“… I would like to be an Austrian”. Judaica from the Eisenberger Collection
The most important private collection of Judaica from the time of the Austro-Hungarian monarchy was put together by Vera and Jenö Eisenberger. It forms the core of an archive that also includes Austrian art and contemporary Israeli art. The Jewish Museum Vienna is marking the start of its tenth anniversary by presenting outstanding items from the Judaica collection together with selected examples of modern Israeli art.
“We collect Austria” is the leitmotif behind the Eisenbergers’ collecting enthusiasm, driven by the couple’s attachment to their adopted home and their fascination with the Austro-Hungarian empire. They have always been interested, in addition, in doing something different from other collectors and discovering new and hitherto largely ignored fields of interest. The result is an impressive collection of artworks as well as everyday silverware items, from samovars to snuffboxes and sugar bowls.

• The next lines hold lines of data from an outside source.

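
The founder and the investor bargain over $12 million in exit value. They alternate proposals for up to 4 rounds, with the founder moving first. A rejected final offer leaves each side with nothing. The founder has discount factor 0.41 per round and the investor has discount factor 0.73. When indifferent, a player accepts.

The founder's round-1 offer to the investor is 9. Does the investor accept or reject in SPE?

Round 4 (the investor proposes): the founder will accept anything ≥ 0, so the investor offers 0 and keeps 12.
Round 3 (the founder proposes): the investor can get 12 next round, worth 0.73 × 12 = 8.76 now. The founder offers 8.76 and keeps 12 − 8.76 = 3.24.
Round 2 (the investor proposes): the founder can get 3.24 next round, worth 0.41 × 3.24 = 1.3284 now, so the investor offers 1.3284, keeping 10.6716.
So by rejecting in round 1, the investor gets 10.6716 next round, worth 0.73 × 10.6716 = 7.790268 now.
Offer 9 ≥ 7.790268, so the investor accepts.

Accept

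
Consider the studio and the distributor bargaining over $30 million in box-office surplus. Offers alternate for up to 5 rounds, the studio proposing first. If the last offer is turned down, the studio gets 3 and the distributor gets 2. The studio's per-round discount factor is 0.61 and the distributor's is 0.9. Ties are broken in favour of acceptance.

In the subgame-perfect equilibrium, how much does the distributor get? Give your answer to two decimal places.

Round 5 (the studio proposes): the distributor gets 2 if talks fail, so the studio offers 2 and keeps 28.
Round 4 (the distributor proposes): the studio can get 28 next round, worth 0.61 × 28 = 17.08 now; the distributor offers that and keeps 12.92.
Round 3 (the studio proposes): the distributor can get 12.92 next round, worth 0.9 × 12.92 = 11.628 now; the studio offers that and keeps 18.372.
Round 2 (the distributor proposes): the studio can get 18.372 next round, worth 0.61 × 18.372 = 11.20692 now. The distributor offers 11.20692 and keeps 30 − 11.20692 = 18.79308.
Round 1 (the studio proposes): the distributor can get 18.79308 next round, worth 0.9 × 18.79308 = 16.913772 now; the studio offers that and keeps 13.086228.

16.91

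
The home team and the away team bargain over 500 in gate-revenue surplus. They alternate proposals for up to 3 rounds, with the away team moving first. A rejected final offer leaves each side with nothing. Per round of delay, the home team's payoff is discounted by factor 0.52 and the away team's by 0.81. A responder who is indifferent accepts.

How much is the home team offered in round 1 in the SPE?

Round 3 (the away team proposes): the home team will accept anything ≥ 0, so the away team offers 0 and keeps 500.
Round 2 (the home team proposes): the away team can get 500 next round, worth 0.81 × 500 = 405 now, so the home team offers 405, keeping 95.
Round 1 (the away team proposes): the home team can get 95 next round, worth 0.52 × 95 = 49.4 now; the away team offers that and keeps 450.6.

49.4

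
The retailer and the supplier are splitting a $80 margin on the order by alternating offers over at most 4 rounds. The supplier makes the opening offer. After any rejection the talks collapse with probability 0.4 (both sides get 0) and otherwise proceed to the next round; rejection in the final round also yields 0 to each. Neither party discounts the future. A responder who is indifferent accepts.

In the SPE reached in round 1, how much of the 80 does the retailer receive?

Round 4 (the retailer proposes): the supplier will accept anything ≥ 0, so the retailer offers 0 and keeps 80.
Round 3 (the supplier proposes): rejecting gives the retailer an expected 0.6 × 80 = 48; the supplier offers that and keeps 32.
Round 2 (the retailer proposes): rejecting gives the supplier an expected 0.6 × 32 = 19.2, so the retailer offers 19.2, keeping 60.8.
Round 1 (the supplier proposes): rejecting gives the retailer an expected 0.6 × 60.8 = 36.48; the supplier offers that and keeps 43.52.

36.48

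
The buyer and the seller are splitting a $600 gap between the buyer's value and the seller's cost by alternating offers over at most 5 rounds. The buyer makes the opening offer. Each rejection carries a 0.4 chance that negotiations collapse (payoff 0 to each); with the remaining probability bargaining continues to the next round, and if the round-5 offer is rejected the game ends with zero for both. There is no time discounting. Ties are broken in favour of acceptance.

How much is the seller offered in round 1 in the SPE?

Round 5 (the buyer proposes): the seller will accept anything ≥ 0, so the buyer offers 0 and keeps 600.
Round 4 (the seller proposes): rejecting gives the buyer an expected 0.6 × 600 = 360. The seller offers 360 and keeps 600 − 360 = 240.
Round 3 (the buyer proposes): rejecting gives the seller an expected 0.6 × 240 = 144, so the buyer offers 144, keeping 456.
Round 2 (the seller proposes): rejecting gives the buyer an expected 0.6 × 456 = 273.6, so the seller offers 273.6, keeping 326.4.
Round 1 (the buyer proposes): rejecting gives the seller an expected 0.6 × 326.4 = 195.84; the buyer offers that and keeps 404.16.

195.84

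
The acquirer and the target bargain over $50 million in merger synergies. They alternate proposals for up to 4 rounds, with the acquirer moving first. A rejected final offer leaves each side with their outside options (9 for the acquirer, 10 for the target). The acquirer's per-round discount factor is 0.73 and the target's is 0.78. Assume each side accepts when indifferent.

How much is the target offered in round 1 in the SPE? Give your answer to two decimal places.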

Until a few years ago historical Judaica was collected and appreciated by only a few individuals in Austria. Today this part of the Eisenberger Collection is regarded as one of the most important privately owned collections of its type in existence. The material value of the objects has never been the prime consideration, but rather their aesthetic and historical interest. Jenö Eisenberger sees similarities between a collector and an artist, for both of whom creativeness and individuality are of the utmost importance. In the case of Judaica an awareness of the history of the Jews and the need to keep it alive is an additional factor. Since Judaism is an integral component of Austrian culture, Judaica forges a link between the Jewish and Austrian aspects of this culture.
This feature, which permeates the Eisenberger Collection, is thus closely tied up with the Austro-Hungarian dynastic tradition. Jenö Eisenberger repeatedly draws attention to the contribution that Jews made to this multination state in the reign of the Emperor Franz Joseph. Today the ritual objects that survived the Hitler era are among the few remaining testimonies to this rich culture. These objects are prized items at international auctions even if they are in need of careful restoration in many cases to return them to their former glory.